Tough penalties still await those committing major offences such as drink-driving, speeding and dangerous overtaking. But, possibly through an oversight, jumping a red traffic light is not on the list of the 13 offences considered "major", yet parking on a footpath is. It should be obvious which of the two is more likely to cause a serious accident involving death and injury and it is not too late to make a clearer distinction between a traffic crime and an infraction causing serious inconvenience.
The scheme is the brainchild of metropolitan police chief Pol Lt Gen Kamronwit Thoopkrachang and its aim is to save the time involved in form-filling, temporary licence confiscation and trips to the local police station to pay minor fines ranging from 200 to 500 baht. It comes after a flurry of well-justified complaints about lengthy tailbacks being caused by police checkpoints which funnel vehicles into one lane. Now minor offenders will only be stopped briefly for a warning and there will be no more daytime checkpoints or threats to road safety.
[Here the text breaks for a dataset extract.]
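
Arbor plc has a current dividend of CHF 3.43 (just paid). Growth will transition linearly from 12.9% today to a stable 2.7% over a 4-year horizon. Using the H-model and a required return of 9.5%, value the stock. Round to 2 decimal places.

H-model: P₀ = D₀[(1+g_L) + H(g_S−g_L)]/(r−g_L), with H = 4/2 = 2.
P₀ = 3.43 × [(1+0.027) + 2×(0.129−0.027)] / (0.095−0.027)
   = 3.43 × 1.2310 / 0.068 = 62.0931

CHF 62.09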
This is the month when change is in the air and that applies as much to policies as to retiring senior officers being replaced by new ones eager to make an impression. It is the third year in a row that police have chosen September to launch new measures to combat a decline in driver discipline. The biggest question mark hanging over this new campaign is how long it will last. Officially it will be conducted permanently in order to facilitate traffic flow and promote good driving behaviour. But this hasn't happened in the past and previous campaigns have lacked staying power.
The failure of the demerit point system, introduced in 2002, under which points were supposed to be deducted on licences depending on the type of traffic infraction still rankles because it has worked without any problems elsewhere. It does not bode well for the new system of tracking offenders through a database reliant on paper counterfoils being submitted, keyed in and all traffic police kept in the picture and able to retrieve the information when they need it. That can and will be done in the initial stages, but how will it be sustained?
What makes this new system worth trying is that it should be able to reduce police corruption by eliminating the need for first offenders to pay fines for petty infractions. If a warning ticket carries no penalty or the inconvenience of a special trip to a police station to pay a fine, then it should also render payment of a bribe unnecessary. But if motorists face arrest for a serious offence, then the potential for bribery remains.
For certain major offences such as drink-driving, the sheer number of hungover motorists being paraded before the courts demonstrates how difficult it has become for breakers of this particular law to buy their way out of trouble. And insiders say that is not for want of trying.